The Salvation Army will not open its nearly completed homeless shelter for families because the tanking economy has left the nonprofit without money to operate it.
Maj. James Seiler, the Salvation Army’s Atlanta area commander, said donations dropped at the same time more people asked for help.
It has given out $665,000 more in emergency aid this year than last. That wiped out more than the $600,000 estimated cost to run the new shelter for its first year.
The Salvation Army gives intense counseling, education and other help to get families back on their feet and into permanent homes.
“The truth is, we just don’t have the ability to pay for [the staffing and programming],” Seiler said earlier this month as he watched workers painting door jambs and installing ceiling tiles in the addition.
The nonprofit raised $5.9 million when times were flush to renovate its shelter on Luckie Street and build a new wing for 21 families, who are often split up among shelters.
Its board of directors optimistically planned in 2007 to expand fund-raising to pay the $50,000 a month to run the new family wing.
“Little did we know we began construction as the perfect storm was brewing,” Seiler said.
Donations and income for the nonprofit had grown, totaling more than $16 million a year in 2007 and 2008. But not this year.
Donations to their Christmas kettle bell ringers, which brought in $1.5 million in 2007, dropped $20,000 in 2008.
Money sent in from direct-mail appeals, $3.6 million by this time in 2008, is $60,000 less this year.
The $855,000 the United Way gave to the Salvation Army in 2008 dropped to $845,000 in 2009.
It also gets money from sales at thrift stores, government grants, fees it charges and in-kind gifts, such as food. That income has been flat, leading to a projected $1.5 million total shortfall in income this year, about 10 percent.
Seiler said he is talking to other agencies about cooperative efforts to open the shelter. He will not consider opening the shelter unless they have about six months’ operating costs in hand, about $300,000, he said.
“We are willing to talk to anyone,” Seiler said, “but everyone is feeling the same pressures.”

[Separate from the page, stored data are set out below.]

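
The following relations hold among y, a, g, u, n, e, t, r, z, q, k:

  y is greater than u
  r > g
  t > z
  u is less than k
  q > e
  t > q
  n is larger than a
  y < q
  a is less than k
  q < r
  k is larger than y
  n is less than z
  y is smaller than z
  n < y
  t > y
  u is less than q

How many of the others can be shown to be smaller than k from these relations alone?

4

From k the given relations immediately reach a, u, y.
From those, n — 4 in total.
Nothing else is reachable below k; 4 in all.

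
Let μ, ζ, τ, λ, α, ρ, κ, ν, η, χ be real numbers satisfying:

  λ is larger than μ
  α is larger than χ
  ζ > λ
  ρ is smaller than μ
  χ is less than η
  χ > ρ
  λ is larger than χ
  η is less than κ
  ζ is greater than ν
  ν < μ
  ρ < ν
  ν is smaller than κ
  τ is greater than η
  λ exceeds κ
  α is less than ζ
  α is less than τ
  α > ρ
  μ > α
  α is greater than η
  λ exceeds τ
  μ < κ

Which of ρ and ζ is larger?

ζ

ρ < χ and χ < η give ρ < η.
Then η < α extends the chain to α.
With α < μ: ρ < χ < η < α < μ.
With μ < κ: ρ < χ < η < α < μ < κ.
Then κ < λ extends the chain to λ.
Then λ < ζ extends the chain to ζ.
So ρ < ζ; ζ is the larger of the two.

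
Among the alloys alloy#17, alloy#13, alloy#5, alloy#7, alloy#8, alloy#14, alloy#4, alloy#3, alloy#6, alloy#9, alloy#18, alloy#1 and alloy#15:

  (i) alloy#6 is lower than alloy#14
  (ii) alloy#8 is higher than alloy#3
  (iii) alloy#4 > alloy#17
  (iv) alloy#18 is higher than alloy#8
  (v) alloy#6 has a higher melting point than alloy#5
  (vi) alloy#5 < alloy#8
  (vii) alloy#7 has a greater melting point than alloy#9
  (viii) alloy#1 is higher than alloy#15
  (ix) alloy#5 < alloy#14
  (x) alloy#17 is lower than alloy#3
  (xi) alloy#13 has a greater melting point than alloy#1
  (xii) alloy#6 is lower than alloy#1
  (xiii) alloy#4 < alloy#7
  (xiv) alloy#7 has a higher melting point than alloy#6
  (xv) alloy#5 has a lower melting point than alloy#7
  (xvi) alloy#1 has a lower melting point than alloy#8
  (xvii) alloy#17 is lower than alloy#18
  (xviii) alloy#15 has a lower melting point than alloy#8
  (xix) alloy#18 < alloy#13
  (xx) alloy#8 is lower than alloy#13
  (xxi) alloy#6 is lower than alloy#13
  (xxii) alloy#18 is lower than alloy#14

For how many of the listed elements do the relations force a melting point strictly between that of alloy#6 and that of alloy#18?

The relations place alloy#6 below alloy#18. An element lies strictly between them when it is forced above alloy#6 and also forced below alloy#18.
Above alloy#6: {alloy#1, alloy#8, alloy#14, alloy#13, alloy#7}. Below alloy#18: {alloy#15, alloy#5, alloy#17, alloy#1, alloy#3, alloy#8}.
Intersection: {alloy#1, alloy#8} — 2.

2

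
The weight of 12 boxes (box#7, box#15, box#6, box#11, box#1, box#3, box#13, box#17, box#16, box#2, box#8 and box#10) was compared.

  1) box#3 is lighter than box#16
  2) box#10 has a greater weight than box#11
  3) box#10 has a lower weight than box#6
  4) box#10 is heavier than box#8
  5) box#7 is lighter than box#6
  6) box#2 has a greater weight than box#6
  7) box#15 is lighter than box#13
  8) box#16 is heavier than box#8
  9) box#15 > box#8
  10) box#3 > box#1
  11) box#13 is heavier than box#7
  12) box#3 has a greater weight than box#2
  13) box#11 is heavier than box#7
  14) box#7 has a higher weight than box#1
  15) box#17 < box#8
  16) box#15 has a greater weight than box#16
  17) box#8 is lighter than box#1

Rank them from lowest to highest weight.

The consecutive links are each given: box#17 < box#8; box#8 < box#1; box#1 < box#7; box#7 < box#11; box#11 < box#10; box#10 < box#6; box#6 < box#2; box#2 < box#3; box#3 < box#16; box#16 < box#15; box#15 < box#13.

box#17 < box#8 < box#1 < box#7 < box#11 < box#10 < box#6 < box#2 < box#3 < box#16 < box#15 < box#13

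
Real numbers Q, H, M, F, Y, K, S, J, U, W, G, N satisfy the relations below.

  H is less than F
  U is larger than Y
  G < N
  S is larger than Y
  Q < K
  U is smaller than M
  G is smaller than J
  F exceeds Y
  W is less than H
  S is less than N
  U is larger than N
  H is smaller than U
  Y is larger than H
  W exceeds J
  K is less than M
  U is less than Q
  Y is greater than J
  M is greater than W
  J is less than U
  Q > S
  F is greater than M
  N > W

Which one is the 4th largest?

The consecutive relations fix a unique order: G < J < W < H < Y < S < N < U < Q < K < M < F.
Counting 4 from the largest end gives Q.

Q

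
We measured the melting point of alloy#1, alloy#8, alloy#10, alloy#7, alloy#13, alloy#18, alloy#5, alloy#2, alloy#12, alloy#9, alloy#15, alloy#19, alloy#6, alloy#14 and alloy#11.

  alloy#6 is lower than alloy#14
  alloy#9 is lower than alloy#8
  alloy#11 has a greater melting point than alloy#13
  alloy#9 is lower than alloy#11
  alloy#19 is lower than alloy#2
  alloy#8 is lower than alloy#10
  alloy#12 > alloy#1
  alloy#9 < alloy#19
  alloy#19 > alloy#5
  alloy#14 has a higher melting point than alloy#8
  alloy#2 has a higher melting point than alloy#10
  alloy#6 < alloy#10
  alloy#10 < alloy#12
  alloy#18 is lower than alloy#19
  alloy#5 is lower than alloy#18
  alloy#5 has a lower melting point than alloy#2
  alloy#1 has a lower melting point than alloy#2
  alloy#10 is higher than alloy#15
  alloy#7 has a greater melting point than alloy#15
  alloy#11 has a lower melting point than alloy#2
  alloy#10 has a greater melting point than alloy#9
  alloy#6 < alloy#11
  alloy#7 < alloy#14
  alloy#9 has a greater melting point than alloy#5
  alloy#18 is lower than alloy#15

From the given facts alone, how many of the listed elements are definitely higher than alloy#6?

From alloy#6 the given relations immediately reach alloy#11, alloy#10, alloy#14.
From those, alloy#12, alloy#2 — 5 in total.
Nothing else is reachable above alloy#6; 5 in all.

5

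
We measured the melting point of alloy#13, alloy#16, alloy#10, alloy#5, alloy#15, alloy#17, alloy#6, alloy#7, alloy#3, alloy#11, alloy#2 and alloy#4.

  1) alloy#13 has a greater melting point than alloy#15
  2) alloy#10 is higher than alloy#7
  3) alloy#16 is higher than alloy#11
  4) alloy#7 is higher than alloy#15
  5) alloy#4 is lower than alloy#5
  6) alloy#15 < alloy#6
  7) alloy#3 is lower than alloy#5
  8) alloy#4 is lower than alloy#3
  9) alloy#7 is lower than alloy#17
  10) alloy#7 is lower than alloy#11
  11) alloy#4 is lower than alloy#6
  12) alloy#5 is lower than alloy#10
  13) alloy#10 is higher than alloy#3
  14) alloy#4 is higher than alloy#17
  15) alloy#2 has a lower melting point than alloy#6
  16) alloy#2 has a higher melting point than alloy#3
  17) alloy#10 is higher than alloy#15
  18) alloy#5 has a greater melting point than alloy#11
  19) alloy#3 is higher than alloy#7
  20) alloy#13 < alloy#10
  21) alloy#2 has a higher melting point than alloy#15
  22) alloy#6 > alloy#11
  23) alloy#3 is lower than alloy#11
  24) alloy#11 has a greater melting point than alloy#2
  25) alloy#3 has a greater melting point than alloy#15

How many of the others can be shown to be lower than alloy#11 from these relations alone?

6

The elements the relations force below alloy#11 are alloy#15, alloy#7, alloy#17, alloy#4, alloy#3, alloy#2 — no chain reaches any other.
That is 6.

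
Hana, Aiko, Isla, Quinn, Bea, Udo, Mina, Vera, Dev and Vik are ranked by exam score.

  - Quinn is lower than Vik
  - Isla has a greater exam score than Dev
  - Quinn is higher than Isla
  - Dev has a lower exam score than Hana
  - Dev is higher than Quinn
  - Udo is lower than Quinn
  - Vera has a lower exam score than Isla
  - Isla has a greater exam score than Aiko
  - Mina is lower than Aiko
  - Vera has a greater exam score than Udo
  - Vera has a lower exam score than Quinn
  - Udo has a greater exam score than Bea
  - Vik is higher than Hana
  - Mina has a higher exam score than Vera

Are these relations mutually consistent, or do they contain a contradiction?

inconsistent

We have Dev < Isla stated directly, yet also Isla < Quinn < Dev by chaining the others — so Isla < Dev. Contradiction.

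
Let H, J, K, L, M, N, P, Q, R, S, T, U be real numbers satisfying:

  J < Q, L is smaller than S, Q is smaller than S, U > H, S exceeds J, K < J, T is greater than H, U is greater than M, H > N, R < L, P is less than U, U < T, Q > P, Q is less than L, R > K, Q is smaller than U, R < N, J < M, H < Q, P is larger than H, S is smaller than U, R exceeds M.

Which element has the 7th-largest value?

The consecutive relations fix a unique order: K < J < M < R < N < H < P < Q < L < S < U < T.
The 7th largest is H.

H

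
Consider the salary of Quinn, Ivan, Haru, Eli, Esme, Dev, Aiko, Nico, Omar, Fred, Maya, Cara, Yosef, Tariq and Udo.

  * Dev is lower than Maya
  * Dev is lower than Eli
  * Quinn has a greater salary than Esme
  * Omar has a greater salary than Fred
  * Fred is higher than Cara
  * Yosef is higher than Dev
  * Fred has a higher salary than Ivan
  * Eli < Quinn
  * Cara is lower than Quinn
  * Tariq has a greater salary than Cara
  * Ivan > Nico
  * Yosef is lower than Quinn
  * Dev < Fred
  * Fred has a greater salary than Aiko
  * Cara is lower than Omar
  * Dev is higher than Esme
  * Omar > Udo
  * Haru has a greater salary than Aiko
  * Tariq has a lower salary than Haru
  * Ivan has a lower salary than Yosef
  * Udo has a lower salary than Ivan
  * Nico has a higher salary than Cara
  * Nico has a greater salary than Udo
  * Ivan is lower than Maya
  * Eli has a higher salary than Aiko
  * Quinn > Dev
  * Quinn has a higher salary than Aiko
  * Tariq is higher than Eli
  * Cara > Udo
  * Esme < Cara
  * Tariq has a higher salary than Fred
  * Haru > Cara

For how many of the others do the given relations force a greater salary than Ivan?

Directly above Ivan: Fred, Yosef, Maya.
One step further: Omar, Tariq, Quinn (6 so far).
One step further: Haru (7 so far).
No other element is forced above Ivan by the given relations, so the count is 7.

7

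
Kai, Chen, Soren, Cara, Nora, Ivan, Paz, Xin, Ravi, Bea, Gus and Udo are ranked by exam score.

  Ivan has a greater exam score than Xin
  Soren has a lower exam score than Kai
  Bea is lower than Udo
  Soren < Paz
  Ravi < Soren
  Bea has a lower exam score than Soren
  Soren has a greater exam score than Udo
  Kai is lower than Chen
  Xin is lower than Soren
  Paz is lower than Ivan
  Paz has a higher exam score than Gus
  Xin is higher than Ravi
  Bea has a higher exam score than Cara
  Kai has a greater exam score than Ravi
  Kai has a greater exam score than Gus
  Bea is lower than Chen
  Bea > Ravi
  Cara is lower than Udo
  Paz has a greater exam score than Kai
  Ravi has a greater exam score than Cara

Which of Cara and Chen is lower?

Cara

Cara < Ravi and Ravi < Bea give Cara < Bea.
With Bea < Udo: Cara < Ravi < Bea < Udo.
With Udo < Soren: Cara < Ravi < Bea < Udo < Soren.
With Soren < Kai: Cara < Ravi < Bea < Udo < Soren < Kai.
Then Kai < Chen extends the chain to Chen.
So Cara < Chen; Cara is the lower of the two.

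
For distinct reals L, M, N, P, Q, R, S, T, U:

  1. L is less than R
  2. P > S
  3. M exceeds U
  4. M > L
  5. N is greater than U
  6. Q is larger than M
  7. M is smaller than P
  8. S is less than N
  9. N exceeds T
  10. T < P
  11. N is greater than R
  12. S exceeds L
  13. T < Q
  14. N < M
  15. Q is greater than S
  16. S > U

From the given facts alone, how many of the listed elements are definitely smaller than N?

The elements the relations force below N are L, T, U, S, R — no chain reaches any other.
That is 5.

5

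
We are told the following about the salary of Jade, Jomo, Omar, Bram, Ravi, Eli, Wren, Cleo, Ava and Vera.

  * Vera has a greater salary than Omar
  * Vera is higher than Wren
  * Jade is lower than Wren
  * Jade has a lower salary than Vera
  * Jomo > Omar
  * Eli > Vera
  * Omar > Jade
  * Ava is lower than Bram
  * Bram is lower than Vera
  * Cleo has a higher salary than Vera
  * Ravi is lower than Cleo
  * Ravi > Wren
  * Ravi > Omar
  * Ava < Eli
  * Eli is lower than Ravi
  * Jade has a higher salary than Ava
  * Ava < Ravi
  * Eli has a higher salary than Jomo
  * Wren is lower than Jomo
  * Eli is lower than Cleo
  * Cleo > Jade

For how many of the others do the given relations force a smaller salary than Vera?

5

Directly below Vera: Jade, Omar, Bram, Wren.
One step further: Ava (5 so far).
Nothing else is reachable below Vera; 5 in all.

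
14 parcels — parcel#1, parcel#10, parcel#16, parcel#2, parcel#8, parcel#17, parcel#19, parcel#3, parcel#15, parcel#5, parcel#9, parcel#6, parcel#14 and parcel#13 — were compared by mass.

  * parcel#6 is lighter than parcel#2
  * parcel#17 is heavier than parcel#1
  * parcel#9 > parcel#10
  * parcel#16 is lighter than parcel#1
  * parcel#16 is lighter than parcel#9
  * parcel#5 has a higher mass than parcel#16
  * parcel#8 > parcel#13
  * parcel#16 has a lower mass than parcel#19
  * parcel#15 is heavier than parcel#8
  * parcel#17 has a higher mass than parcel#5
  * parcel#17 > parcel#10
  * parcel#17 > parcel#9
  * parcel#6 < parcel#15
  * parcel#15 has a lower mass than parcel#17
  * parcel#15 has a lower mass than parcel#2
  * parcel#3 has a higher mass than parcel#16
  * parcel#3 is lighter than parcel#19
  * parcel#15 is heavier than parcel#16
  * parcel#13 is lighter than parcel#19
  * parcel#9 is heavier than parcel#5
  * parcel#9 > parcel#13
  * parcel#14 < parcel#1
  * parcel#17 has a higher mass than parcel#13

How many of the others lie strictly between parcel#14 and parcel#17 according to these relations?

The relations place parcel#14 below parcel#17. An element lies strictly between them when it is forced above parcel#14 and also forced below parcel#17.
Above parcel#14: {parcel#1}. Below parcel#17: {parcel#16, parcel#13, parcel#5, parcel#8, parcel#6, parcel#1, parcel#10, parcel#15, parcel#9}.
Intersection: {parcel#1} — 1.

1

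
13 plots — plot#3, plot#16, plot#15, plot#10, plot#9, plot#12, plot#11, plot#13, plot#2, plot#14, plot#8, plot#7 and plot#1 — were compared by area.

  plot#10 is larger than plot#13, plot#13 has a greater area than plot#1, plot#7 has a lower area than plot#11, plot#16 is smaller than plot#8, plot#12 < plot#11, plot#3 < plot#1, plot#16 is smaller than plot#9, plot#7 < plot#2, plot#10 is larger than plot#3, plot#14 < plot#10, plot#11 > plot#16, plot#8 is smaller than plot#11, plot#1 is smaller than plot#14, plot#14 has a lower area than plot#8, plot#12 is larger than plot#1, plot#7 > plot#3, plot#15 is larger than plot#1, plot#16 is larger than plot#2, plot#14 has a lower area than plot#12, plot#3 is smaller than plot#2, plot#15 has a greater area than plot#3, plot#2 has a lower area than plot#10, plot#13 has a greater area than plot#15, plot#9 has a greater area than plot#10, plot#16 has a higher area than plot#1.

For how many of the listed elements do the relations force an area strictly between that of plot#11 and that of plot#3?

Chaining upward from plot#3 reaches: plot#1, plot#14, plot#7, plot#2, plot#15, plot#16, plot#8, plot#12, plot#13, plot#10, plot#9.
Chaining downward from plot#11 reaches: plot#1, plot#14, plot#7, plot#2, plot#16, plot#8, plot#12.
Strictly between plot#3 and plot#11 are those in both lists: plot#1, plot#14, plot#7, plot#2, plot#16, plot#8, plot#12 — 7 elements.

7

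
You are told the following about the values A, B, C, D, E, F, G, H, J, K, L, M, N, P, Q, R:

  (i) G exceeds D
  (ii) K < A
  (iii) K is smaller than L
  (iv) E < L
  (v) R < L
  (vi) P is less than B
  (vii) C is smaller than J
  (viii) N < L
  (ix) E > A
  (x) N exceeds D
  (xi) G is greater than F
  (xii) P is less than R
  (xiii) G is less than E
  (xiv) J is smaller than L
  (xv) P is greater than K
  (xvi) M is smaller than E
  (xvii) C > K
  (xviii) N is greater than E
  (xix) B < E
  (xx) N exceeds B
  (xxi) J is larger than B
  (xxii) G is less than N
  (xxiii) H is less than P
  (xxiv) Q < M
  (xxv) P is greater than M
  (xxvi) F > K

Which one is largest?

K is not greatest since K < F; Q is not greatest since Q < M; H is not greatest since H < P; A is not greatest since A < E; D is not greatest since D < G; M is not greatest since M < E; P is not greatest since P < R; F is not greatest since F < G; R is not greatest since R < L; B is not greatest since B < N; C is not greatest since C < J; J is not greatest since J < L; G is not greatest since G < E; E is not greatest since E < N; N is not greatest since N < L.
Only L has nothing above it, so L is the largest.

L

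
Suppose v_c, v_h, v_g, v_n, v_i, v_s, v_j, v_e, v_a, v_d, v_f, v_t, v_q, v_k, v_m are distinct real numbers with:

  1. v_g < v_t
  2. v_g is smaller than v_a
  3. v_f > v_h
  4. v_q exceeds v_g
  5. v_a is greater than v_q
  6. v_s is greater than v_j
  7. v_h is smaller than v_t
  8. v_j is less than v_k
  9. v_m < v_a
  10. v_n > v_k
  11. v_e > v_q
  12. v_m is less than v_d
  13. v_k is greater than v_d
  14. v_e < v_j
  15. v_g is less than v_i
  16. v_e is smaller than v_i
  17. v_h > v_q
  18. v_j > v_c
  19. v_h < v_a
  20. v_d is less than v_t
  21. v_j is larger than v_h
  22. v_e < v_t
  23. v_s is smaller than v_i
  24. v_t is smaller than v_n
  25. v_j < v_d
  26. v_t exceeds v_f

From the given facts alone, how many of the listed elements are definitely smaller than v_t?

From v_t the given relations immediately reach v_g, v_h, v_f, v_e, v_d.
From those, v_q, v_m, v_j — 8 in total.
From those, v_c — 9 in total.
Nothing else is reachable below v_t; 9 in all.

9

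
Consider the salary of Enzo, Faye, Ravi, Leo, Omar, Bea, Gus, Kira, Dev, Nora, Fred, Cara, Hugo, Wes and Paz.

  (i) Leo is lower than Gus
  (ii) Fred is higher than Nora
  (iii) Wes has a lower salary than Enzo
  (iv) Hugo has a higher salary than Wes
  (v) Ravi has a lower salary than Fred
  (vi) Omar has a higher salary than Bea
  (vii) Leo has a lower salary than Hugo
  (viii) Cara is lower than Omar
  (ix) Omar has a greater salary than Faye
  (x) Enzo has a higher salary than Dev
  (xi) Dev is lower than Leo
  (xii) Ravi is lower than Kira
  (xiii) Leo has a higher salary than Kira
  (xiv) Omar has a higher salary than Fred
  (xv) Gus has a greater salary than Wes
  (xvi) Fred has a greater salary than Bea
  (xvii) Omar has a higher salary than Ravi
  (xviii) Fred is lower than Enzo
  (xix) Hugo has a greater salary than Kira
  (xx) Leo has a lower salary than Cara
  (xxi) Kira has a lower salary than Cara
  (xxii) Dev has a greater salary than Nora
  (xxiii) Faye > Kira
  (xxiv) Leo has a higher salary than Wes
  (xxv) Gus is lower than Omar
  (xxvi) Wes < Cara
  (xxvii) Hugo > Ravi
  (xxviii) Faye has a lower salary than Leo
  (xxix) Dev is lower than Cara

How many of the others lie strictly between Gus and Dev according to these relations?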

The value of donations to human service organizations dropped 15.9 percent in 2008, according to the Giving USA Foundation’s annual report.
Atlanta agencies have reported similar pressures.
The Midtown Assistance Center provides emergency rent money to people in need as part of its programs.
Dorothy Chandler, its executive director, said the monthly budget for rent assistance is $24,000.
“In June, we spent $38,000, and in July, $43,000,” Chandler said.
The United Way of Metro Atlanta is getting about one-third more calls for help this year and made an appeal for extra donations, said Protip Biswas, the agency’s executive director for the Regional Commission on Homelessness. The appeal brought in $3.7 million, and it gave $81,000 of that to the Salvation Army.
“It’s pretty clear we are going to have some tough times ahead,” Biswas said.
Competition has heated up for entry-level jobs, which often put homeless people on their way to self-sufficiency, as they are being filled by those further up the economic scale who have lost jobs, Biswas said.
That means it can take longer, and cost agencies more, for the homeless to re-establish themselves, said Malika White, a United Way spokeswoman.
Natasha Dykes of Gwinnett County served in the Air Force and the reserves, and worked for the Salvation Army with young people in Syracuse, N.Y.
In 2006, “everybody was talking about Atlanta was a land of opportunity, so I figured I wanted to get a little taste of that,” she said.
She lined up a job as an airport screener in Atlanta and moved to Gwinnett County with her three teenage daughters. The airport job fell through.
She exhausted her savings in six months and was evicted.
“It was devastating,” she said. “I was humiliated. After that, it was like a domino effect. I couldn’t get back on my feet.”
She reached out this year to the Salvation Army, which started a new homeless program in Gwinnett that helps families rent apartments — one more example of the Salvation Army’s increased spending to help the meeting the “tidal wave” of need, Seiler said.
The nonprofit would not have brought Dykes downtown to the shelter because it tries to keep people in the communities they are from.
Dykes works part time as a waitress while looking for a full-time job. “I figure with my background in working with juvenile, and criminal justice and my military experience, I am bound to get something,” she said. “But it’s a slow process.”
Seiler also remains optimistic in the face of the growing need downtown and in metro Atlanta.
“We are a faith-based organization,” Seiler said. “We think God is going to care for us so we can care for others.”